Money Talks with shrink
Last week, the biggest financial news from the Timberwolves was their decisions to exercise Kevin Love and Corey Brewer's contract options, and to decline to exercise Oleksiy Pecherov's. All three were first round picks and thus the terms of their contracts follow the specified rookie scale. Before we discuss these decisions, let's take a quick look at the rules that govern first round picks.
In 1995, the NBA changed its Collective Bargaining Agreement to put players drafted in the first round on a strict salary scale based on their position in the draft. Unlike other sports, this prevented rookies for holding out for exorbitant salaries beyond that of most veterans. Teams can offer between 80%-to-120% of that salary scale, no more, no less. For example, 2009 #1 pick Blake Griffin got nearly $5 million in his first year, and 27th pick Wayne Ellington, received a little over $1 million. With guaranteed raises built into these contracts, the first four years of a 1st rounder's paychecks are pretty well established.
The important part for today's discussion is that while the first two years are guaranteed for the player and team, years three and four are team options. On October 31st each year (or the next working day this year, November 2nd), teams need to decide whether they want to continue with the contract, or let the player become an unrestricted free agent at the end of the season. You'll note that the decisions are for the next season, so a decision on October 31, 2009 is for the salary for the player from July 1, 2010 through June 30, 2011.
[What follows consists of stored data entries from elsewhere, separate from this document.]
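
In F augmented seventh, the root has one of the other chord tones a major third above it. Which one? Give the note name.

Spelling the chord: F-A-C#-Eb.
The root is F. A major third above F is A.
A is the chord's 3rd.

A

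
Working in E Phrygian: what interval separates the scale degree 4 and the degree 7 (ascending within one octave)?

P4

E phrygian: E F G A B C D.
The scale degree 4 is A and the 7th degree is D.
Counting 4 letters and 5 half steps from A gives a perfect fourth.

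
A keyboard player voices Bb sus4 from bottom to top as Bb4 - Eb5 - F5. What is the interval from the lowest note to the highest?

The outer voices are Bb4 and F5.
Bb up to F spans 5 letter names and 7 semitones — a perfect fifth.

perfect fifth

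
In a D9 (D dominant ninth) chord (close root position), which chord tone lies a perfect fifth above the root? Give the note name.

The chord tones of D9 are D–F#–A–C–E.
The root is D. A perfect fifth above D is A.
A is the chord's 5th.

A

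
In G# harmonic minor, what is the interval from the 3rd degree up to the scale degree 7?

augmented fifth

The scale runs G# A# B C# D# E F##.
3rd degree = B; scale degree 7 = F##.
5 letter names make it a fifth; at 8 semitones (a half step wider than perfect) the quality is augmented.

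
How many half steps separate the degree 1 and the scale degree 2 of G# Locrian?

The scale is G# A B C# D E F#.
G# up to A is a minor second — 1 semitone.

1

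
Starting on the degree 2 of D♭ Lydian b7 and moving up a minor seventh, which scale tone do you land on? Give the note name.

Db

The scale is D♭ E♭ F G A♭ B♭ C♭.
The degree 2 is E♭; a minor seventh above that is D♭ — scale degree 1.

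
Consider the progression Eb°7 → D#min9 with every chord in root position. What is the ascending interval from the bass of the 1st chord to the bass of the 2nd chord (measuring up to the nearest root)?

The roots are Eb and D#.
7 letter names make it a seventh; at 12 semitones (a half step wider than major) the quality is augmented.

augmented seventh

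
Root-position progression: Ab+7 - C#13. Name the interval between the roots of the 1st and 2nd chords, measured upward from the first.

The roots are Ab and C#.
From Ab to C#: 5 semitones over a third = augmented.

A3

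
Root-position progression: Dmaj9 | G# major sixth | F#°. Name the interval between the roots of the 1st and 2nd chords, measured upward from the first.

augmented 4th

The roots are D and G#.
D up to G# is 6 semitones, a half step wider than a perfect fourth, so the interval is augmented.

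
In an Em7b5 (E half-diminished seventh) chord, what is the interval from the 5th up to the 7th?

major third

The chord tones of Em7b5 are E G Bb D.
The 5th is Bb and the 7th is D.
Bb up to D spans 3 letter names and 4 semitones — a major third.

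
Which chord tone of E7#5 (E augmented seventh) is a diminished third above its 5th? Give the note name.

D

The chord tones of E7#5 are E, G♯, B♯, D.
The 5th is B♯. A diminished third above B♯ is D.
D is the chord's 7th.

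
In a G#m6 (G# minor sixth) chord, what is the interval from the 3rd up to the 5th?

major third

The chord tones of G#min6 are G# B D# E#.
3rd = B; 5th = D#.
Counting 3 letters and 4 half steps from B gives a major third.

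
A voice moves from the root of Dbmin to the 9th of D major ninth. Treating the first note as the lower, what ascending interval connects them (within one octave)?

augmented second

Dbmin has Db as its root, and D major ninth has E as its 9th.
From Db to E: 3 semitones over a second = augmented.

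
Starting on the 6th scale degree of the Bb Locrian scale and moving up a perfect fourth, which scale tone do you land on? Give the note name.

Cb

The scale is Bb Cb Db Eb Fb Gb Ab.
The 6th scale degree is Gb; a perfect fourth above that is Cb — scale degree 2.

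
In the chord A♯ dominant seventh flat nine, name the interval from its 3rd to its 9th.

diminished 7th

A♯7b9: A♯, C𝄪, E♯, G♯, B.
So we need the interval from C𝄪 up to B.
From C𝄪 to B: 9 semitones over a seventh = diminished.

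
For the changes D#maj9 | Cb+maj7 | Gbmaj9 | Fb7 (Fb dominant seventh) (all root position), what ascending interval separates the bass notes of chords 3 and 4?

The roots are Gb and Fb.
7 letter names make it a seventh; at 10 semitones (a half step narrower than major) the quality is minor.

minor seventh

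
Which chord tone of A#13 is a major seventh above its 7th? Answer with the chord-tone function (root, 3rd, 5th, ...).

13th

Spelling the chord: A#-C##-E#-G#-B#-F##.
The 7th is G#. A major seventh above G# is F##.
F## is the chord's 13th.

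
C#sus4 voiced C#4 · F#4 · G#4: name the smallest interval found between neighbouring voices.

Adjacent intervals: C#4→F#4 = perfect fourth; F#4→G#4 = major second.
The smallest is F#4 to G#4, a major second (2 semitones).

major second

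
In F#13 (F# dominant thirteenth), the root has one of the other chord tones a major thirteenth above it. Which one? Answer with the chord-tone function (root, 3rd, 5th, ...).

The chord tones of F#13 (F# dominant thirteenth) are F#-A#-C#-E-G#-D#.
The root is F#. A major thirteenth above F# is D#.
D# is the chord's 13th.

13th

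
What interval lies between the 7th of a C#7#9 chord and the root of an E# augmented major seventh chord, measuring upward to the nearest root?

augmented fourth

The 7th of C#7#9 is B; the root of E# augmented major seventh is E#.
B up to E# is 6 semitones, a half step wider than a perfect fourth, so the interval is augmented.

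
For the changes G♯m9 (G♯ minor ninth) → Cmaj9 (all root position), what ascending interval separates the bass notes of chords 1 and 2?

diminished fourth

The roots are G♯ and C.
G♯ up to C is 4 semitones, a half step narrower than a perfect fourth, so the interval is diminished.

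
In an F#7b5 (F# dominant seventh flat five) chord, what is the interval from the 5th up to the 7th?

major 3rd

Spelling the chord: F#, A#, C, E.
So we need the interval from C up to E.
Counting 3 letters and 4 half steps from C gives a major third.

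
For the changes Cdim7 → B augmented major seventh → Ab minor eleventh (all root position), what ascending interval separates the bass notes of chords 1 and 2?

M7

The roots are C and B.
Counting 7 letters and 11 half steps from C gives a major seventh.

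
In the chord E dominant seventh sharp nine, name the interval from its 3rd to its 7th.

E7#9 is spelled E, G#, B, D, F##.
So we need the interval from G# up to D.
From G# to D: 6 semitones over a fifth = diminished.

diminished fifth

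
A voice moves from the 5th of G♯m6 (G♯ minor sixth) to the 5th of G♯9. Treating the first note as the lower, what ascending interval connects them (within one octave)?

perfect unison

G♯m6 (G♯ minor sixth) has D♯ as its 5th, and G♯9 has D♯ as its 5th.
From D♯ to D♯ is 0 semitones, exactly the perfect unison.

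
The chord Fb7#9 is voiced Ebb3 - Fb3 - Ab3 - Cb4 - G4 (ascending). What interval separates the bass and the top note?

A10

The outer voices are Ebb3 and G4.
10 letter names make it a tenth; at 17 semitones (a half step wider than major) the quality is augmented.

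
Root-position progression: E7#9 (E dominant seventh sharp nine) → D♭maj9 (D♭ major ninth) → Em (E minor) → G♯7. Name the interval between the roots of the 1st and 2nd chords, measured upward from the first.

diminished seventh

The roots are E and D♭.
From E to D♭: 9 semitones over a seventh = diminished.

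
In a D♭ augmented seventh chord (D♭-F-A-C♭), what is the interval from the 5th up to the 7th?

diminished third

That puts A below C♭.
3 letter names make it a third; at 2 semitones (a whole step narrower than major) the quality is diminished.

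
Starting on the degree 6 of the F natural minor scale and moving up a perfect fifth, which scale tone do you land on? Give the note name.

Ab

The scale is F G Ab Bb C Db Eb.
The degree 6 is Db; a perfect fifth above that is Ab — scale degree 3.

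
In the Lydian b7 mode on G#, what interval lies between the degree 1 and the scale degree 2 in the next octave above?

G# lydian dominant: G# A# B# C## D# E# F#.
So we need the interval from G# up to A#.
Counting 9 letters and 14 half steps from G# gives a major ninth.

major ninth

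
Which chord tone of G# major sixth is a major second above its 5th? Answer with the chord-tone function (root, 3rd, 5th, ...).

The chord tones of G# major sixth are G#-B#-D#-E#.
The 5th is D#. A major second above D# is E#.
E# is the chord's 6th.

6th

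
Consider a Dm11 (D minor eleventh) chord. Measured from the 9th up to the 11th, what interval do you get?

Dm11 (D minor eleventh) is spelled D, F, A, C, E, G.
So we need the interval from E up to G.
E up to G is 3 semitones, a half step narrower than a major third, so the interval is minor.

minor third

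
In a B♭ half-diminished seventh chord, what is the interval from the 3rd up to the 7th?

perfect 5th

Spelling the chord: B♭ D♭ F♭ A♭.
So we need the interval from D♭ up to A♭.
D♭ up to A♭ spans 5 letter names and 7 semitones — a perfect fifth.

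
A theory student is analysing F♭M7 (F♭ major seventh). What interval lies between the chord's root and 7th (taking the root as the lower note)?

major 7th

The chord tones of F♭Δ7 (F♭ major seventh) are F♭-A♭-C♭-E♭.
That puts F♭ below E♭.
From F♭ to E♭ is 11 semitones, exactly the major seventh.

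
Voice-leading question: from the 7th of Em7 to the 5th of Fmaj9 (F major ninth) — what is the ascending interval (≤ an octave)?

Em7 has D as its 7th, and Fmaj9 (F major ninth) has C as its 5th.
D up to C is 10 semitones, a half step narrower than a major seventh, so the interval is minor.

minor 7th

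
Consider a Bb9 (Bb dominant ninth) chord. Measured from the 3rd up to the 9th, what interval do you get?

Bb dominant ninth is spelled Bb–D–F–Ab–C.
So we need the interval from D up to C.
D up to C is 10 semitones, a half step narrower than a major seventh, so the interval is minor.

minor seventh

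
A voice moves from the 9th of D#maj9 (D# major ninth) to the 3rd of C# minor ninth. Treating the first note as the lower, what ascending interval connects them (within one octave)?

diminished 8th

D#maj9 (D# major ninth) has E# as its 9th, and C# minor ninth has E as its 3rd.
E# up to E is 11 semitones, a half step narrower than a perfect octave, so the interval is diminished.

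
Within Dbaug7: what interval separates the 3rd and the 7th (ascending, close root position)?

diminished fifth

Spelling the chord: Db, F, A, Cb.
3rd = F; 7th = Cb.
5 letter names make it a fifth; at 6 semitones (a half step narrower than perfect) the quality is diminished.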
This creates a dilemma for the Timberwolves. Every contract that they retain for 2010-11 means less money under the salary cap next summer. Despite declining Oleksiy Pecherov's option for $2,380,270, Kevin Love ($3,638,280) and Corey Brewer's options ($3,703,472) cut deeply into their cap space. Raw cap space is a valuable commodity for either signing free agents for more than other team's Mid Level Exceptions (around $5 mil in 2010), or more likely, trading with other teams eager to sign free agents or get their payroll under the declining luxury threshold.
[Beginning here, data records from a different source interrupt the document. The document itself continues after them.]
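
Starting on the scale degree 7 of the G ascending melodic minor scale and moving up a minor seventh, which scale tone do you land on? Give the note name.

The scale is G A B♭ C D E F♯.
The scale degree 7 is F♯; a minor seventh above that is E — scale degree 6.

E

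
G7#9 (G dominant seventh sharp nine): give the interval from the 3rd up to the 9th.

The chord tones of G7#9 (G dominant seventh sharp nine) are G B D F A#.
The 3rd is B and the 9th is A#.
From B to A# is 11 semitones, exactly the major seventh.

major seventh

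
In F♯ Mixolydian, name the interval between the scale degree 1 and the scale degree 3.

F♯ mixolydian: F♯ G♯ A♯ B C♯ D♯ E.
The scale degree 1 is F♯ and the 3rd degree is A♯.
F♯ up to A♯ spans 3 letter names and 4 semitones — a major third.

M3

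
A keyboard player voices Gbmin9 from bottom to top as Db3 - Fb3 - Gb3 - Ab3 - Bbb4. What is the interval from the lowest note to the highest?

The outer voices are Db3 and Bbb4.
Db up to Bbb is 20 semitones, a half step narrower than a major thirteenth, so the interval is minor.

m13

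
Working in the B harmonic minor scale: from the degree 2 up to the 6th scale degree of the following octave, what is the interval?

The scale runs B C# D E F# G A#.
Degree 2 = C#; 6th degree (up an octave) = G.
12 letter names make it a twelfth; at 18 semitones (a half step narrower than perfect) the quality is diminished.

diminished twelfth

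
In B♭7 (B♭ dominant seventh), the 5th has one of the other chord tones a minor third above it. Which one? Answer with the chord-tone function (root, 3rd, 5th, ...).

Spelling the chord: B♭-D-F-A♭.
The 5th is F. A minor third above F is A♭.
A♭ is the chord's 7th.

7th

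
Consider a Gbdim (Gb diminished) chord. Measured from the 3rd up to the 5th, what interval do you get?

minor third

Spelling the chord: Gb, Bbb, Dbb.
The 3rd is Bbb and the 5th is Dbb.
Bbb up to Dbb is 3 semitones, a half step narrower than a major third, so the interval is minor.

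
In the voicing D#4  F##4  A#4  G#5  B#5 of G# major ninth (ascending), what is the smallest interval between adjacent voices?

Adjacent intervals: D#4→F##4 = major third; F##4→A#4 = minor third; A#4→G#5 = minor seventh; G#5→B#5 = major third.
The smallest is F##4 to A#4, a minor third (3 semitones).

minor third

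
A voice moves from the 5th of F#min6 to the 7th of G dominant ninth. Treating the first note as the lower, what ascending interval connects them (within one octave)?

F#min6 has C# as its 5th, and G dominant ninth has F as its 7th.
From C# to F: 4 semitones over a fourth = diminished.

diminished fourth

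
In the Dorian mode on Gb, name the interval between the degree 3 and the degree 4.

The scale runs Gb Ab Bbb Cb Db Eb Fb.
That puts Bbb below Cb.
From Bbb to Cb is 2 semitones, exactly the major second.

major second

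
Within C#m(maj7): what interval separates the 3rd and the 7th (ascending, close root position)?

C#m(maj7) is spelled C#-E-G#-B#.
That puts E below B#.
E up to B# is 8 semitones, a half step wider than a perfect fifth, so the interval is augmented.

augmented fifth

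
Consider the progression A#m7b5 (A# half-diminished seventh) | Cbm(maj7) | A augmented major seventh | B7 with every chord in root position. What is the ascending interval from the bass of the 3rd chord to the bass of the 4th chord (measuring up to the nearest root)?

The roots are A and B.
Counting 2 letters and 2 half steps from A gives a major second.

major 2nd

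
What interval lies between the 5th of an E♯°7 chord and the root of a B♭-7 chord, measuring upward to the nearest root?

diminished octave

The 5th of E♯°7 is B; the root of B♭-7 is B♭.
From B to B♭: 11 semitones over an octave = diminished.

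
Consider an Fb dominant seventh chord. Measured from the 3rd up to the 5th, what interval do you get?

Fb dominant seventh is spelled Fb–Ab–Cb–Ebb.
3rd = Ab; 5th = Cb.
Ab up to Cb is 3 semitones, a half step narrower than a major third, so the interval is minor.

minor 3rd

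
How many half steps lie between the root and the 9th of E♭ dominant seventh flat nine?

E♭7b9 is spelled E♭ G B♭ D♭ F♭.
E♭ to F♭ is a minor ninth: 13 semitones.

13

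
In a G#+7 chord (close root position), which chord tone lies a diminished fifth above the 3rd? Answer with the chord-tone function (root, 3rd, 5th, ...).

7th

The chord tones of G#+7 (G# augmented seventh) are G# B# D## F#.
The 3rd is B#. A diminished fifth above B# is F#.
F# is the chord's 7th.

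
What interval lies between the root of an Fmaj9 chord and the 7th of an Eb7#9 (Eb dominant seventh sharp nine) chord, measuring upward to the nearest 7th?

Fmaj9 has F as its root, and Eb7#9 (Eb dominant seventh sharp nine) has Db as its 7th.
From F to Db: 8 semitones over a sixth = minor.

m6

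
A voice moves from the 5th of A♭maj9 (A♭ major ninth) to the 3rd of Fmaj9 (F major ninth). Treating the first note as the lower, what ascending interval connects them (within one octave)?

The 5th of A♭maj9 (A♭ major ninth) is E♭; the 3rd of Fmaj9 (F major ninth) is A.
4 letter names make it a fourth; at 6 semitones (a half step wider than perfect) the quality is augmented.

augmented fourth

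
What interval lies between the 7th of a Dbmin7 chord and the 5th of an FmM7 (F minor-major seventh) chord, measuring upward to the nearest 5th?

augmented unison

The 7th of Dbmin7 is Cb; the 5th of FmM7 (F minor-major seventh) is C.
Cb up to C is 1 semitone, a half step wider than a perfect unison, so the interval is augmented.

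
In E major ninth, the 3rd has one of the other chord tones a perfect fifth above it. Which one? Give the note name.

Emaj9: E-G♯-B-D♯-F♯.
The 3rd is G♯. A perfect fifth above G♯ is D♯.
D♯ is the chord's 7th.

D#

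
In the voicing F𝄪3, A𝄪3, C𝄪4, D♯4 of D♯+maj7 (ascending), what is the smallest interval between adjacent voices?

minor second

Adjacent intervals: F𝄪3→A𝄪3 = major third; A𝄪3→C𝄪4 = minor third; C𝄪4→D♯4 = minor second.
The smallest is C𝄪4 to D♯4, a minor second (1 semitone).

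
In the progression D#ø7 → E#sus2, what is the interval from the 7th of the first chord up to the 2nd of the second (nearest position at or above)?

augmented fourth

D#ø7 has C# as its 7th, and E#sus2 has F## as its 2nd.
C# up to F## is 6 semitones, a half step wider than a perfect fourth, so the interval is augmented.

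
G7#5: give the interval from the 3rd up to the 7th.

diminished 5th

The chord tones of G7#5 are G, B, D#, F.
So we need the interval from B up to F.
5 letter names make it a fifth; at 6 semitones (a half step narrower than perfect) the quality is diminished.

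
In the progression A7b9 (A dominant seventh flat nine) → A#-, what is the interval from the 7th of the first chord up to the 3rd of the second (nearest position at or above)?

The 7th of A7b9 (A dominant seventh flat nine) is G; the 3rd of A#- is C#.
From G to C#: 6 semitones over a fourth = augmented.

augmented 4th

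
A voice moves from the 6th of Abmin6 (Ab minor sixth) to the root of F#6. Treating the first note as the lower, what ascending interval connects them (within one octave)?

The 6th of Abmin6 (Ab minor sixth) is F; the root of F#6 is F#.
1 letter names make it a unison; at 1 semitone (a half step wider than perfect) the quality is augmented.

A1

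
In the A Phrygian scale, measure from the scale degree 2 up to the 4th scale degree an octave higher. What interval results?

M10

The scale runs A Bb C D E F G.
The scale degree 2 is Bb and the 4th degree (up an octave) is D.
Counting 10 letters and 16 half steps from Bb gives a major tenth.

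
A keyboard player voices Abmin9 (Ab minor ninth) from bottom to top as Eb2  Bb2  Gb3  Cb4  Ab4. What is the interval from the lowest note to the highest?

The outer voices are Eb2 and Ab4.
From Eb to Ab is 29 semitones, exactly the perfect 18th.

perfect 18th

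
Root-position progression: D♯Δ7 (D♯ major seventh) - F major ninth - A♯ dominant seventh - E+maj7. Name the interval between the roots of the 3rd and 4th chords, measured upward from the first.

diminished fifth

The roots are A♯ and E.
5 letter names make it a fifth; at 6 semitones (a half step narrower than perfect) the quality is diminished.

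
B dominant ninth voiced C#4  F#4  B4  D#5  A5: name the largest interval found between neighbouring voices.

d5

Adjacent intervals: C#4→F#4 = perfect fourth; F#4→B4 = perfect fourth; B4→D#5 = major third; D#5→A5 = diminished fifth.
The largest is D#5 to A5, a diminished fifth (6 semitones).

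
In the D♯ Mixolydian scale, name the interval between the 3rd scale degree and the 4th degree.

minor second

The scale runs D♯ E♯ F𝄪 G♯ A♯ B♯ C♯.
The 3rd scale degree is F𝄪 and the degree 4 is G♯.
F𝄪 up to G♯ is 1 semitone, a half step narrower than a major second, so the interval is minor.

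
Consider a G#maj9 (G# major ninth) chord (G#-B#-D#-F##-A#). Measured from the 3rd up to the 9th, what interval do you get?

The 3rd is B# and the 9th is A#.
7 letter names make it a seventh; at 10 semitones (a half step narrower than major) the quality is minor.

minor seventh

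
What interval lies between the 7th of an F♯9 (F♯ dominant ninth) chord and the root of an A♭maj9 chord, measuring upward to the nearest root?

diminished fourth

The 7th of F♯9 (F♯ dominant ninth) is E; the root of A♭maj9 is A♭.
From E to A♭: 4 semitones over a fourth = diminished.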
Here's what David Kahn had to say about the decisions:
"We are happy to extend Kevin and Corey for next season. All of us have been impressed with the determination displayed by both players this summer to make themselves better players through conditioning, hard work and skill development. I believe both have the drive and desire to be special players in this league. "As for Oleksiy [Pecherov], I spoke to him this morning that he should not interpret this decision as if Coach Rambis and I believe he has no future with our organization. Far from it. Because of our cap flexibility next season, we could re-sign Oleksiy next summer if it is in our mutual interests. He is a young player with potential, who is just seeing significant playing time for the first time in his career."
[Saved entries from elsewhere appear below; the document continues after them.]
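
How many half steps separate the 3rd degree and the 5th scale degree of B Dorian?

The scale is B C♯ D E F♯ G♯ A.
D up to F♯ is a major third — 4 semitones.

4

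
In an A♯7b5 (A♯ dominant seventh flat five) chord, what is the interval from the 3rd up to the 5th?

Spelling the chord: A♯, C𝄪, E, G♯.
The 3rd is C𝄪 and the 5th is E.
3 letter names make it a third; at 2 semitones (a whole step narrower than major) the quality is diminished.

diminished third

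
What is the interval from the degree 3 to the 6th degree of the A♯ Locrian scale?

Spelling the A♯ Locrian scale: A♯ B C♯ D♯ E F♯ G♯.
Degree 3 = C♯; degree 6 = F♯.
Counting 4 letters and 5 half steps from C♯ gives a perfect fourth.

perfect fourth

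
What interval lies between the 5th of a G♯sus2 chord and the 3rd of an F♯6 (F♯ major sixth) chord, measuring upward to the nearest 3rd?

perfect fifth

G♯sus2 has D♯ as its 5th, and F♯6 (F♯ major sixth) has A♯ as its 3rd.
Counting 5 letters and 7 half steps from D♯ gives a perfect fifth.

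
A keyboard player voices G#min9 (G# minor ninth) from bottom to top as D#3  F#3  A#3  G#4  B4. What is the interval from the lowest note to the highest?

minor 13th

The outer voices are D#3 and B4.
13 letter names make it a thirteenth; at 20 semitones (a half step narrower than major) the quality is minor.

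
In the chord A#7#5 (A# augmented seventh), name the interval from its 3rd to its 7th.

A#+7: A# C## E## G#.
The 3rd is C## and the 7th is G#.
5 letter names make it a fifth; at 6 semitones (a half step narrower than perfect) the quality is diminished.

diminished fifth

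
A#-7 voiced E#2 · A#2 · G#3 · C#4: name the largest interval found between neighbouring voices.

Adjacent intervals: E#2→A#2 = perfect fourth; A#2→G#3 = minor seventh; G#3→C#4 = perfect fourth.
The largest is A#2 to G#3, a minor seventh (10 semitones).

minor 7th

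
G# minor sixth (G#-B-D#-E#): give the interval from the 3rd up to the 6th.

So we need the interval from B up to E#.
From B to E#: 6 semitones over a fourth = augmented.

A4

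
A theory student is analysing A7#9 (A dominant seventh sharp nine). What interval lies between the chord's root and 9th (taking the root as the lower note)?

A9

The chord tones of A7#9 are A, C♯, E, G, B♯.
The root is A and the 9th is B♯.
A up to B♯ is 15 semitones, a half step wider than a major ninth, so the interval is augmented.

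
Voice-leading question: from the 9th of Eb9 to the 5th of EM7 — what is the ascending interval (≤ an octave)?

augmented fourth

The 9th of Eb9 is F; the 5th of EM7 is B.
4 letter names make it a fourth; at 6 semitones (a half step wider than perfect) the quality is augmented.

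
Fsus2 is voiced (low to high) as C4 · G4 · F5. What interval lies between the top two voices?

Those voices are G4 and F5.
7 letter names make it a seventh; at 10 semitones (a half step narrower than major) the quality is minor.

minor seventh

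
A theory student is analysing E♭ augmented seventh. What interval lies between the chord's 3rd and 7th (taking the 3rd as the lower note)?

diminished fifth

The chord tones of E♭ augmented seventh are E♭-G-B-D♭.
So we need the interval from G up to D♭.
5 letter names make it a fifth; at 6 semitones (a half step narrower than perfect) the quality is diminished.
That tritone between 3rd and 7th is what gives the dominant seventh its pull toward resolution.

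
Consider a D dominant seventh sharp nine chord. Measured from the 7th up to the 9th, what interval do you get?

The chord tones of D7#9 are D, F♯, A, C, E♯.
That puts C below E♯.
From C to E♯: 5 semitones over a third = augmented.

augmented third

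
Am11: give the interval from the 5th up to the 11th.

m7

Am11 (A minor eleventh): A–C–E–G–B–D.
5th = E; 11th = D.
From E to D: 10 semitones over a seventh = minor.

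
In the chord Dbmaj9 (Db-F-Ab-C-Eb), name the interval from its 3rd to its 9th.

The 3rd is F and the 9th is Eb.
F up to Eb is 10 semitones, a half step narrower than a major seventh, so the interval is minor.

minor seventh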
The three decisions were expected by many fans. Kevin Love has clearly shown he is a part of the Wolves' future, and Corey Brewer showed enough flashes in the pre-season to earn another year of examination. While Brewer's play can be erratic, he fits David Kahn's criteria of size, athleticism, and room to develop. Pecherov has shown some offensive ability but it would be difficult at this point to guarantee his salary when it would cost the team cap space.
Dollars under the salary cap are more valuable than ordinary dollars, because they can do additional functions. For example, with enough of them, a team seeking free agents can outbid teams that are over the salary cap which can only offer the Mid-Level Exception (about $5 mil in 2010). These dollars can also allow a team to make a trade that isn't within the 125% + $100,000 matching requirement, allowing them to trade greater amounts of salary relief. Even if the Wolves believed Pecherov was worth a $2.4 million salary in 2010-11, the may not have wanted to lock up the more useful dollars under the cap. However, the break even point for this decision isn't production-vs-salary, but whether the team was confident they could trade the player and his two guaranteed years to another team for an expiring.
Examining the overall financial effects of these decisions require taking on some uncertainty. If we predict that the NBA will set its 2010 salary cap at around $52 million, and further estimate we'll spend about $4.5 mil on our protected picks plus filler to reach roster minimums, letting all three walk at the end of the season would have left $16.9 mil in 2010 cap space. Keeping all three would put the Wolves' cap space at $7.2 mil, and the current decision puts them at around $9.5 million.
However, its still a long way until 2010, and its important to note that these "guaranteed contracts" don't lock the Timberwolves into the $9.5 million cap space estimate. This is a team that can change. There will be a lot of examination of the players and their fit on this team for the future, and David Kahn has certainly demonstrated that he is not afraid to make a trade or signing. For example, like Rodney Carney last year, the Wolves could still offer Pecherov a contract up to his $2.4 mil -- though other teams could offer more. Things could happen that could cause Brewer to be dealt. If Kahn believes the Wolves have a chance at one of the elite free agents for next year, he may trade players like Ryan Gomes or even Ramon Sessions, to increase the Wolves' cap space. The possibilities are endless, because at long last, the Wolves have only expirings contracts and no over-priced deals.
With several trade assets, financial flexibility, and many other owners facing serious financial challenges, Kahn has positioned the franchise to take advantage of any number of opportunities that may present themselves.